The moment he’d spoken this truth, Michael felt clean inside. It was as if the words
had been demanding existence for some considerable time, and at last they were out in
the open, leaving his mind free.
For a long while, he stayed at the sink, not even pretending to wash up, but simply
relishing the unexpected sense of liberation. Emptiness too and unfamiliarity, but neither
of those overpowered the feeling of relief.

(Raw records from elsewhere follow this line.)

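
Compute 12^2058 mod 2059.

1971

12^1 ≡ 12 (mod 2059)
12^2 ≡ 12^2 = 144 ≡ 144 (mod 2059)
12^4 ≡ 144^2 = 20736 ≡ 146 (mod 2059)
12^8 ≡ 146^2 = 21316 ≡ 726 (mod 2059)
12^16 ≡ 726^2 = 527076 ≡ 2031 (mod 2059)
12^32 ≡ 2031^2 = 4124961 ≡ 784 (mod 2059)
12^64 ≡ 784^2 = 614656 ≡ 1074 (mod 2059)
12^128 ≡ 1074^2 = 1153476 ≡ 436 (mod 2059)
12^256 ≡ 436^2 = 190096 ≡ 668 (mod 2059)
12^512 ≡ 668^2 = 446224 ≡ 1480 (mod 2059)
12^1024 ≡ 1480^2 = 2190400 ≡ 1683 (mod 2059)
12^2048 ≡ 1683^2 = 2832489 ≡ 1364 (mod 2059)
2058 = 2048 + 8 + 2 in binary powers of 2.
So 12^2058 ≡ 1364 · 726 · 144 ≡ 1971 (mod 2059).
Since 1971 ≠ 1, base 12 is a Fermat witness: 2059 is composite.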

Michael didn’t go to church again after that. Neither to the one he had been
attending, nor to any other. Although once, just before he moved house eighteen months
later and got married, he found himself attending the nearby cathedral, an ancient one, the
polar opposite of his local cathedral now, during an early morning communion. He hadn’t
intended to go, but it had seemed right somehow as if he were saying a formal goodbye to
something he could not longer understand. O nce there, he paid no attention to the service,
refusing to respond to the echoes rising in his thoughts about the place where he’d first
become a Christian. He was here, yes, but he was a Christian no longer. That much had
been decided, that much had been done.
Still, when it came to the communion itself, he rose when it was his time to go
forward and knelt at the altar rail like any other worshipper. But he did not take
communion. In his hand, he held the day’s service sheet as a sign to the priest that he did
not want the bread and the wine. He clutched it to him as if to ward off evil. When the
priest came to him, Michael expected a simple blessing and then he could be gone. He
did not expect that the man would raise his arms outwards and upwards so the folds of his
rich white-and-gold robe hung down like a curtain and say, quietly and only to him, the
blessing of Moses:
The Lord bless you
and keep you;
the Lord make his face shine upon you
and be gracious to you;
the Lord turn his face towards you
and give you peace.
Not words that Michael could receive, in any sense, at that moment, but the very act
of the priest raising his arms in blessing made him feel protected as if the man was
standing between himself and God and offering him a safe place. A place where he could
be alone and unharmed.
He didn’t remember much about the rest of his turning away from God. He assumed
his old church must have contacted him at some point to see what had happened,
although he could not remember any such visit or telephone conversation, and in a sense
nothing had happened. A small flashpoint of some kind had been reached, with them and
with himself, and he had walked onward, while they had stayed behind. Or perhaps it was
the other way round. Now he could not tell. Life then had moved on, into marriage, a
change of job, a new county and home, and into the rest of his existence until today.